If $G$ is a supersolvabe group, and $A$ is a maximal among abelian normal subgroups of $G$, then the centralizer of $A$ in $G$ is $A$ itself (see link).

My question is about the importance of the hypothesis that "$G$ is supersolvable".

Question: Let $G$ be any group, $Z(G)$ be its center, and $A$ be a maximal among abelian normal subgroups of $G$, such that $Z(G)\neq A$ (i.e. $Z(G)<A$). Prove or disprove: the centralizer of $A$ in $G$ is $A$ itself?

(The examples I found were direct product of an abelian group with a non-abelian simple group; but here we can not have a maximal abelian normal subgroup $A$ such that $Z(G)\neq A$.)

Answer 1

Here is a counterexample of minimal order. Consider the binary octahedral group $2\mathcal{O}$ and let $\langle x \rangle$ be the cyclic subgroup of order $4$ which contains $Z(2\mathcal{O})$ but is not contained in the derived subgroup $2\mathcal{O}^\prime$. (So, $x^2$ generates the center.)

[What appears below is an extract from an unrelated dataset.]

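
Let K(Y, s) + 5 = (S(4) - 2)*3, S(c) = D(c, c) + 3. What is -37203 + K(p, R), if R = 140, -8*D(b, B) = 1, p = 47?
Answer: -297643/8 ≈ -37205.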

There is a $\sigma\in\operatorname{Aut}\left(2\mathcal{O}\right)$ of order $2$ defined by $\sigma:x\mapsto x^{-1}$. We construct a semidirect product based on that automorphism: let $\langle z \rangle = C_2$ and consider $G=2\mathcal{O}\rtimes \langle z \rangle$ formed by $z\mapsto \sigma$.

We observe that $z$ fixes $x^2$, so this group the same center as $2\mathcal{O}$. Therefore, $A=\langle x^2,z \rangle=Z(2\mathcal{O})\times \langle z \rangle$ is maximal among abelian normal subgroups. However, its centralizer has order $48$ (in fact it is isomorphic to $\operatorname{SL}_2(\mathbb{F}_3)\times \langle z \rangle$). So, this is a counterexample.

To see that this counterexample has minimal order, notice that the binary octahedral group is the smallest counterexample where $A$ is central.